Anxiety or depression after a diagnosis of unruptured intracranial aneurysms (UIAs) was associated with a 33% increased risk for rupture and a 28% higher risk for mortality compared to not having a psychiatric disorder, a new retrospective cohort study showed.

METHODOLOGY:

  • A retrospective cohort study used data for adults with UIAs from the TriNetX Global Collaborative Network between 2015 and 2025.
  • A total of 6800 patients diagnosed with anxiety or depression at least 127 days after UIA diagnosis and without aneurysm rupture (mean age, 58 years; 69% female) were propensity score matched with 6800 individuals without a psychiatric diagnosis (control group). Mean follow-up durations were 1550 and 1600 days, respectively.
  • Primary outcomes were all-cause mortality, aneurysm rupture, endovascular aneurysm treatment, and microsurgical clipping. Secondary outcomes were use of psychiatric medication and healthcare resources.
  • Patients were followed until the first occurrence of the outcome of interest, death, the end of the 5-year follow-up period, or the end of data availability, whichever came first.

TAKEAWAY:

  • The anxiety or depression group vs control group had significantly higher rates of all-cause mortality (6% vs 4.5%; adjusted hazard ratio [aHR], 1.28; P < .001) and aneurysm rupture (3% vs 2%; aHR, 1.33; P = .007).
  • Endovascular treatment rates were higher in the anxiety or depression cohort than in the control cohort, albeit not significantly (3.2% vs 2.7%; aHR, 1.18), and surgical clipping rates were similar between the groups (0.7% for both).
  • Psychiatric medication use was 60% in the anxiety or depression cohort vs 17% in the control cohort (risk ratio, 3.5; P < .001). Also higher were rates of any kind of hospitalization (25% vs 18.5%; odds ratio [OR], 1.47; P < .001) and emergency department visits (37% vs 29%; OR, 1.45; P < .001).
  • Medication adherence showed a dose-response relationship with mortality: low adherence (proportion of days covered [PDC] < 50%) had an HR of 1.50 (P = .006), moderate adherence (PDC, 50%-79%) had an HR of 1.29, and high adherence (PDC ≥ 80%) had an HR of 1.16.

IN PRACTICE:

“These results highlight the potential importance of considering mental health during UIA surveillance, including awareness of adherence and follow-up.
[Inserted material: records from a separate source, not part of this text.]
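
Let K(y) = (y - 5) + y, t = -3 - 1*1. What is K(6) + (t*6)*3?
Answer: -65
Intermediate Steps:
t = -4 (t = -3 - 1 = -4)
K(y) = -5 + 2*y (K(y) = (-5 + y) + y = -5 + 2*y)
K(6) + (t*6)*3 = (-5 + 2*6) - 4*6*3 = (-5 + 12) - 24*3 = 7 - 72 = -65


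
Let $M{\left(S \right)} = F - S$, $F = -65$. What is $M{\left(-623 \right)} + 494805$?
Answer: $495363$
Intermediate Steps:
$M{\left(S \right)} = -65 - S$
$M{\left(-623 \right)} + 494805 = \left(-65 - -623\right) + 494805 = \left(-65 + 623\right) + 494805 = 558 + 494805 = 495363$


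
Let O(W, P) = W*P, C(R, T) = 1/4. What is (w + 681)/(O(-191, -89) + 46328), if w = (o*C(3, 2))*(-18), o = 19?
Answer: 397/42218 ≈ 0.0094036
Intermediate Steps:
C(R, T) = 1/4
w = -171/2 (w = (19*(1/4))*(-18) = (19/4)*(-18) = -171/2 ≈ -85.500)
O(W, P) = P*W
(w + 681)/(O(-191, -89) + 46328) = (-171/2 + 681)/(-89*(-191) + 46328) = 1191/(2*(16999 + 46328)) = (1191/2)/63327 = (1191/2)*(1/63327) = 397/42218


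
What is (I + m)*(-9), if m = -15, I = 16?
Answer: -9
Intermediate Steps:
(I + m)*(-9) = (16 - 15)*(-9) = 1*(-9) = -9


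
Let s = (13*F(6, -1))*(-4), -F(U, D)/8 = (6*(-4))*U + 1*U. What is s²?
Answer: 3295678464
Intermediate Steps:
F(U, D) = 184*U (F(U, D) = -8*((6*(-4))*U + 1*U) = -8*(-24*U + U) = -(-184)*U = 184*U)
s = -57408 (s = (13*(184*6))*(-4) = (13*1104)*(-4) = 14352*(-4) = -57408)
s² = (-57408)² = 3295678464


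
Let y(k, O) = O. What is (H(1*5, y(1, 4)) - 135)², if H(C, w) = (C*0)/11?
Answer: 18225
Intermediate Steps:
H(C, w) = 0 (H(C, w) = 0*(1/11) = 0)
(H(1*5, y(1, 4)) - 135)² = (0 - 135)² = (-135)² = 18225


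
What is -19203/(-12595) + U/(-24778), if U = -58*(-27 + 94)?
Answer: 262378052/156039455 ≈ 1.6815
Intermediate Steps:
U = -3886 (U = -58*67 = -3886)
-19203/(-12595) + U/(-24778) = -19203/(-12595) - 3886/(-24778) = -19203*(-1/12595) - 3886*(-1/24778) = 19203/12595 + 1943/12389 = 262378052/156039455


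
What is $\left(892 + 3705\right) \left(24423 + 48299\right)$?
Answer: $334303034$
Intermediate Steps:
$\left(892 + 3705\right) \left(24423 + 48299\right) = 4597 \cdot 72722 = 334303034$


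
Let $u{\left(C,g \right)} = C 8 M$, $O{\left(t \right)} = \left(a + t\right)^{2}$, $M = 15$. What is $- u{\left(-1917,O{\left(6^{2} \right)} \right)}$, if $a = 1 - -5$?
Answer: $230040$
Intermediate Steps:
$a = 6$ ($a = 1 + 5 = 6$)
$O{\left(t \right)} = \left(6 + t\right)^{2}$
$u{\left(C,g \right)} = 120 C$ ($u{\left(C,g \right)} = C 8 \cdot 15 = 8 C 15 = 120 C$)
$- u{\left(-1917,O{\left(6^{2} \right)} \right)} = - 120 \left(-1917\right) = \left(-1\right) \left(-230040\right) = 230040$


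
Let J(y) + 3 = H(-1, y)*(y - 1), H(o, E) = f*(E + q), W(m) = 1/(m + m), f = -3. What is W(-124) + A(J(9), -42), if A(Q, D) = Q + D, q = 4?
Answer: -88537/248 ≈ -357.00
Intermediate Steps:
W(m) = 1/(2*m)
H(o, E) = -12 - 3*E (H(o, E) = -3*(E + 4) = -3*(4 + E) = -12 - 3*E)
J(y) = -3 + (-1 + y)*(-12 - 3*y) (J(y) = -3 + (-12 - 3*y)*(y - 1) = -3 + (-12 - 3*y)*(-1 + y) = -3 + (-1 + y)*(-12 - 3*y))
A(Q, D) = D + Q
W(-124) + A(J(9), -42) = (½)/(-124) + (-42 + (9 - 9*9 - 3*9²)) = (½)*(-1/124) + (-42 + (9 - 81 - 3*81)) = -1/248 + (-42 + (9 - 81 - 243)) = -1/248 + (-42 - 315) = -1/248 - 357 = -88537/248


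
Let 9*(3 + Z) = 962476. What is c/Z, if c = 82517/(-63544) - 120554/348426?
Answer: -1400444293/91064052432184 ≈ -1.5379e-5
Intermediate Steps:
Z = 962449/9 (Z = -3 + (⅑)*962476 = -3 + 962476/9 = 962449/9 ≈ 1.0694e+5)
c = -1400444293/851553144 (c = 82517*(-1/63544) - 120554*1/348426 = -82517/63544 - 60277/174213 = -1400444293/851553144 ≈ -1.6446)
c/Z = -1400444293/(851553144*962449/9) = -1400444293/851553144*9/962449 = -1400444293/91064052432184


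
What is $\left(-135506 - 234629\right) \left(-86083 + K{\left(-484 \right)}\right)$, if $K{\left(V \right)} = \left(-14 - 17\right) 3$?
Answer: $31896753760$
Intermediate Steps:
$K{\left(V \right)} = -93$ ($K{\left(V \right)} = \left(-31\right) 3 = -93$)
$\left(-135506 - 234629\right) \left(-86083 + K{\left(-484 \right)}\right) = \left(-135506 - 234629\right) \left(-86083 - 93\right) = \left(-370135\right) \left(-86176\right) = 31896753760$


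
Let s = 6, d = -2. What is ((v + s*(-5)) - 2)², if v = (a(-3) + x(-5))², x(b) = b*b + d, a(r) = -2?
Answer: 167281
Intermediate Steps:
x(b) = -2 + b² (x(b) = b*b - 2 = b² - 2 = -2 + b²)
v = 441 (v = (-2 + (-2 + (-5)²))² = (-2 + (-2 + 25))² = (-2 + 23)² = 21² = 441)
((v + s*(-5)) - 2)² = ((441 + 6*(-5)) - 2)² = ((441 - 30) - 2)² = (411 - 2)² = 409² = 167281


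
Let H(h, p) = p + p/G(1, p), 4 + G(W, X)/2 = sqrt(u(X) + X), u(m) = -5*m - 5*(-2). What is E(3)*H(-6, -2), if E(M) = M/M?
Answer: -4 - 3*sqrt(2)/2 ≈ -6.1213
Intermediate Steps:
u(m) = 10 - 5*m (u(m) = -5*m + 10 = 10 - 5*m)
G(W, X) = -8 + 2*sqrt(10 - 4*X) (G(W, X) = -8 + 2*sqrt((10 - 5*X) + X) = -8 + 2*sqrt(10 - 4*X))
H(h, p) = p + p/(-8 + 2*sqrt(10 - 4*p))
E(M) = 1
E(3)*H(-6, -2) = 1*(-2 - 2/(-8 + 2*sqrt(10 - 4*(-2)))) = 1*(-2 - 2/(-8 + 2*sqrt(10 + 8))) = 1*(-2 - 2/(-8 + 2*sqrt(18))) = 1*(-2 - 2/(-8 + 2*(3*sqrt(2)))) = 1*(-2 - 2/(-8 + 6*sqrt(2))) = -2 - 2/(-8 + 6*sqrt(2))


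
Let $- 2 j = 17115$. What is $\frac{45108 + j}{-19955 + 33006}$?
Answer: $\frac{73101}{26102} \approx 2.8006$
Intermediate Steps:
$j = - \frac{17115}{2}$ ($j = \left(- \frac{1}{2}\right) 17115 = - \frac{17115}{2} \approx -8557.5$)
$\frac{45108 + j}{-19955 + 33006} = \frac{45108 - \frac{17115}{2}}{-19955 + 33006} = \frac{73101}{2 \cdot 13051} = \frac{73101}{2} \cdot \frac{1}{13051} = \frac{73101}{26102}$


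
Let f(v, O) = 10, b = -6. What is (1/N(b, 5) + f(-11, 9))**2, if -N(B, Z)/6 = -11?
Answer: 436921/4356 ≈ 100.30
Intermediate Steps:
N(B, Z) = 66 (N(B, Z) = -6*(-11) = 66)
(1/N(b, 5) + f(-11, 9))**2 = (1/66 + 10)**2 = (661/66)**2 = 436921/4356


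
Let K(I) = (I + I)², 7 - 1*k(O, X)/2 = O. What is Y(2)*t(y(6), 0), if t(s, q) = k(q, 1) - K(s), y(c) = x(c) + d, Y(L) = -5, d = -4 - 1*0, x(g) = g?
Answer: 10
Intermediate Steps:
k(O, X) = 14 - 2*O
d = -4 (d = -4 + 0 = -4)
K(I) = 4*I² (K(I) = (2*I)² = 4*I²)
y(c) = -4 + c (y(c) = c - 4 = -4 + c)
t(s, q) = 14 - 4*s² - 2*q (t(s, q) = (14 - 2*q) - 4*s² = 14 - 4*s² - 2*q)
Y(2)*t(y(6), 0) = -5*(14 - 4*(-4 + 6)² - 2*0) = -5*(14 - 4*2² + 0) = -5*(14 - 4*4 + 0) = -5*(14 - 16 + 0) = -5*(-2) = 10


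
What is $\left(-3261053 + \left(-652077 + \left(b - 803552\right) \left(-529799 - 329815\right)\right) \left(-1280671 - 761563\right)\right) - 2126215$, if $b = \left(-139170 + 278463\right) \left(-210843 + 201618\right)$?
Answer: $-2257231732195507794702$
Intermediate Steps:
$b = -1284977925$ ($b = 139293 \left(-9225\right) = -1284977925$)
$\left(-3261053 + \left(-652077 + \left(b - 803552\right) \left(-529799 - 329815\right)\right) \left(-1280671 - 761563\right)\right) - 2126215 = \left(-3261053 + \left(-652077 + \left(-1284977925 - 803552\right) \left(-529799 - 329815\right)\right) \left(-1280671 - 761563\right)\right) - 2126215 = \left(-3261053 + \left(-652077 - -1105275758569878\right) \left(-2042234\right)\right) - 2126215 = \left(-3261053 + \left(-652077 + 1105275758569878\right) \left(-2042234\right)\right) - 2126215 = \left(-3261053 + 1105275757917801 \left(-2042234\right)\right) - 2126215 = \left(-3261053 - 2257231732195502407434\right) - 2126215 = -2257231732195505668487 - 2126215 = -2257231732195507794702$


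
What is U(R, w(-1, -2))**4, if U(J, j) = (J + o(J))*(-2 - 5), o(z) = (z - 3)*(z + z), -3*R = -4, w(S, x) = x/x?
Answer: 1475789056/6561 ≈ 2.2493e+5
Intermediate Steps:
w(S, x) = 1
R = 4/3 (R = -1/3*(-4) = 4/3 ≈ 1.3333)
o(z) = 2*z*(-3 + z) (o(z) = (-3 + z)*(2*z) = 2*z*(-3 + z))
U(J, j) = -7*J - 14*J*(-3 + J) (U(J, j) = (J + 2*J*(-3 + J))*(-2 - 5) = (J + 2*J*(-3 + J))*(-7) = -7*J - 14*J*(-3 + J))
U(R, w(-1, -2))**4 = (7*(4/3)*(5 - 2*4/3))**4 = (7*(4/3)*(5 - 8/3))**4 = (7*(4/3)*(7/3))**4 = (196/9)**4 = 1475789056/6561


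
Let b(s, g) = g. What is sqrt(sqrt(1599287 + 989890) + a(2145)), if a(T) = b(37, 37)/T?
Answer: sqrt(79365 + 4601025*sqrt(2589177))/2145 ≈ 40.114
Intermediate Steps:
a(T) = 37/T
sqrt(sqrt(1599287 + 989890) + a(2145)) = sqrt(sqrt(1599287 + 989890) + 37/2145) = sqrt(sqrt(2589177) + 37*(1/2145)) = sqrt(sqrt(2589177) + 37/2145) = sqrt(37/2145 + sqrt(2589177))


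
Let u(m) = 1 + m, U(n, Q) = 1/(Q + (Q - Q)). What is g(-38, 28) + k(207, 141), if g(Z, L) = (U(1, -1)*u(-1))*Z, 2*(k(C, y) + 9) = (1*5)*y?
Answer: 687/2 ≈ 343.50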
Future prospective studies are needed to clarify causal relationships and determine whether targeted mental health interventions improve outcomes,” the investigators wrote.

SOURCE:

The study was led by Muhammed Amir Essibayi, MD, Montefiore Medical Center, Albert Einstein College of Medicine, Bronx, New York, and Ahmed Y. Azzam, MD, Rockefeller Neuroscience Institute, West Virginia University, Morgantown, West Virginia. It was published online on March 4 in Stroke.

LIMITATIONS:

The 127‑day landmark led to the exclusion of patients with early events. Individuals with severe psychiatric disorders such as schizophrenia were also excluded, potentially limiting generalizability. Residual confounding may explain some of the higher rupture and mortality rates observed in the psychiatric group, and key variables (such as race/ethnicity, medication side effects, psychosocial support, and detailed aneurysm characteristics) were not measured. Additionally, anxiety and depression were identified using diagnostic codes and prescription data, which may have missed milder cases or misclassified transient distress.

DISCLOSURES:

The study did not receive any funding. Four investigators reported having financial or other ties with various sources, which are fully listed in the original article. The other eight reported having no relevant financial relationships. Some of the findings were presented previously at the 2025 Congress of Neurological Surgeons Annual Meeting and the 2025 Society of Vascular and Interventional Neurology Annual Meeting.